It turns out hog skin is good for more than a crunchy chunk of pork rind. Doped with dye, pig-skin fat cells can also shoot out tiny laser beams, a team of researchers at Harvard Medical School revealed this week.
Lasers are focused beams of light and are typically generated from hard and brittle substances — semiconductors and crystals — which trap light energy in a multitude of wavelengths and let them out in one intense pulse. In medicine, surgeons and doctors use lasers as precision tools to slice through or seal tissue.
In 2011, a Harvard Medical School team led by professor Seok-Hyun “Andy” Yun and post-doctoral researcher Malte Gather showed for the first time that living cells could “lase” — trapped between mirrors, and injected with a fluorescent dye, human kidney cells grown in a lab glowed when they were pulsed with light. Not only did they emit laser beams, they survived the light show.
This week in the journal Nature Photonics, Yun’s team showed how living cells can pull off that trick. One key is ditching the external equipment: instead of aiming an array of mirrors at the cells, Yun’s team found that a tiny droplet of oil contained within each cell could effectively collect and focus the light.
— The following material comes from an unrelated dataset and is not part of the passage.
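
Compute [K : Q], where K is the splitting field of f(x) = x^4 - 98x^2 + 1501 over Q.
[K : Q] = 4

Solving the quadratic in x^2: x^2 = (98 ± √(98^2 - 4·1501))/2 = (98 ± √3600)/2 = (98 ± 60)/2, giving x^2 = 79 or x^2 = 19. So f(x) = (x^2 - 79)(x^2 - 19) and the roots of f are ±√79, ±√19. Hence the splitting field is K = Q(√79, √19). Since 79 and 19 are distinct squarefree integers > 1, their product 1501 is not a perfect square, so √19 ∉ Q(√79). By the tower law [K:Q] = [Q(√79,√19):Q(√79)] · [Q(√79):Q] = 2 · 2 = 4.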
Up to that point, Yun and his colleagues had been working with lab-grown cervical cancer cells. But once they found that oils were key to focusing the laser, the researchers set out to find the fattiest tissue they could get their hands on.
“We went to the grocery store and bought pig meat,” Yun said.
Cell-based lasers are much more feeble than the machine-made variety, but Yun said they could serve a different purpose within the body one day.
Rather than slice through tissue, for example, laser-emitting cells could serve as a homing device for disease. Since immune cells can already track down invaders, those cells could theoretically be transformed into laser-emitting varieties that would send out a signal when they spot an intruder, targeting specific locations where a cancer has spread.
“It’s a beacon signal, to tell you where your targets are,” Yun said.
There are still several hurdles to be cleared — for example, the cells are still dependent on an external light source to activate them. But the new results bring the team one step closer to such a scenario, Yun said.